Apple Wins Patent for a Video Headset that could change Perspective when Viewing Live Events such as Concerts & Sports
Back in May 2015 Patently Apple posted a patent report titled "Apple Files a European Patent that Advances their Work on an Exciting Video Headset Device." Today, the U.S. Patent and Trademark Office officially granted Apple this patent titled "Adjusting media display in a personal display system based on perspective."
The patent figure that Apple has chosen to best represent this invention/granted patent is FIG. 5 as noted below.
Apple's patent FIG. 5 shows a schematic view of an illustrative display screen for selecting seats in a theater in accordance with one embodiment of the invention. In some embodiments, the personal display device may provide the user with an opportunity to view media as if the user were in a known theater, park or hall. For example, the personal display device may provide the user with an opportunity to view media associated with a baseball game as if the user were in a baseball stadium (e.g., Fenway Park or Yankee Stadium).
Display screen #500 may include listings #502 of selectable theaters for which representative information is stored on the personal display device. As used herein, the term theater will be understood to include any suitable movie theaters, performing art theaters, auditoriums, lecture halls, sports stadiums, or any other suitable environment for attending a performance. The user may select a listing #502 by placing highlight region #504 over the listing.

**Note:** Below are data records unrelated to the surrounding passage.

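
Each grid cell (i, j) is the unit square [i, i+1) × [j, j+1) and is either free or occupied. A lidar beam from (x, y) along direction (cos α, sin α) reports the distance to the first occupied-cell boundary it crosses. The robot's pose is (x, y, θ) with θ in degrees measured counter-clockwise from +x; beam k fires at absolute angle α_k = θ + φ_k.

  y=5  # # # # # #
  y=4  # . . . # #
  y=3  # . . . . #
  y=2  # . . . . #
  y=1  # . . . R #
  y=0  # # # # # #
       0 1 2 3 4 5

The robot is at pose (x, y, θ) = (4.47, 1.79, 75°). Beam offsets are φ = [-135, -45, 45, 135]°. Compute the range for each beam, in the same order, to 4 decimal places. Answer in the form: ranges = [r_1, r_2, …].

beam 1: φ=-135°, α=300°
  direction (0.5000, -0.8660); cell (4,1); t to first gridline: x 1.0600, y 0.9122 (then +2.0000 / +1.1547)
    (4,0) via y @ 0.9122  # hit
  → r_1 = 0.9122
beam 2: φ=-45°, α=30°
  direction (0.8660, 0.5000); cell (4,1); t to first gridline: x 0.6120, y 0.4200 (then +1.1547 / +2.0000)
    (4,2) via y @ 0.4200
    (5,2) via x @ 0.6120  # hit
  → r_2 = 0.6120
beam 3: φ=45°, α=120°
  direction (-0.5000, 0.8660); cell (4,1); t to first gridline: x 0.9400, y 0.2425 (then +2.0000 / +1.1547)
    (4,2) via y @ 0.2425
    (3,2) via x @ 0.9400
    (3,3) via y @ 1.3972
    (3,4) via y @ 2.5519
    (2,4) via x @ 2.9400
    (2,5) via y @ 3.7066  # hit
  → r_3 = 3.7066
beam 4: φ=135°, α=210°
  direction (-0.8660, -0.5000); cell (4,1); t to first gridline: x 0.5427, y 1.5800 (then +1.1547 / +2.0000)
    (3,1) via x @ 0.5427
    (3,0) via y @ 1.5800  # hit
  → r_4 = 1.5800

ranges = [0.9122, 0.6120, 3.7066, 1.5800]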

The user may add a new theater to the listings by selecting add option #506. In response to receiving a user selection of add option 506, the personal display device may allow the user to enter information for the new theater. In some embodiments, the personal display device may provide an interface for the user to create a customized theater. In some embodiments, the personal display device may access a database that the user may search to identify a particular theater. In response to receiving a selection of a particular theater, the personal display device may download a seating map and other information for the selected particular theater and store the information on the personal display device, the electronic device, or both.
Once the user has selected a particular theater from the listings, the personal display device may display a representation of the available seats in seating map #508. The personal display device may identify the user's current viewing position using current seat highlight #510. One or more seats or sections of seating map may be selectable, such that in response to a selection of a particular seat, the displayed media may be adjusted to reflect the selected seat. In response to receiving a selection of a seat or section using highlight region #512, the personal display device may adjust the displayed media to provide a preview of the newly selected viewing position to the user. For example, the media display may be adjusted to simulate a viewing experience from any seat in a movie theater (e.g., a back left side seat, a middle-center seat, or a front-center seat). In addition, the personal display device may overlay or display elements of the selected theater on the display. For example, the personal display device may display the outline of another user's head in a movie theater, or particular architecture of the selected theater. In some embodiments, the overlaid elements of the theater may be operative to move to further enhance the user's viewing experience (e.g., see a fan stand up and move at a sports stadium, or watch a curtain open and close at the beginning and end of the media).
In some embodiments, surround sound (e.g., Dolby Digital, DVD-Audio, Super Audio CD, MP3 Sound, and theatrical film 5.1 surround sound formats, etc.) integrated in the personal display device may be adjusted based on the user's selected viewing position or any other configuration. As a result, a user sitting in the front-center of the movie theater may hear sounds differently than a user sitting in the back left side or middle-center of the theater. As another example, audio may be louder if a user zooms in to the displayed media, and softer if the user zooms out of the displayed media. Persons skilled in the art will appreciate that any suitable type of audio adjustments, such as, for example, 3D sound effects or room equalization, can be made when a user selects different viewing positions in a theater.
In some embodiments, depending on the content of the media that is displayed, the personal display device can dynamically adjust a user's viewing position to an optimal location. For example, if a user is watching a football game, the personal display device #300 (FIG. 3 below) can adjust the user's viewing position based on the location of the plays.
In some embodiments, information for different viewing positions can be embedded in the media, automatically determined by the personal display device or any combination thereof. For example, the personal display device can determine based on video (e.g., yard markers on the field) and/or audio processing (e.g., the sportscaster's voice) where a football play is being made. In response to determining the location, the personal display device can calculate the optimal viewing position and correspondingly adjust the viewing position for the user.
Apple's patent FIG. 1 shows a perspective view of a personal display device; FIG. 3 shows a simplified block diagram of an illustrative personal display device.
Apple's granted patent 9,880,720 was originally filed in Q1 2015 and published today by the US Patent and Trademark Office.
It should be noted that this isn't a design patent, so the design presented in this patent is only used to convey a generic video headset and not what it will actually look like should Apple proceed with this product.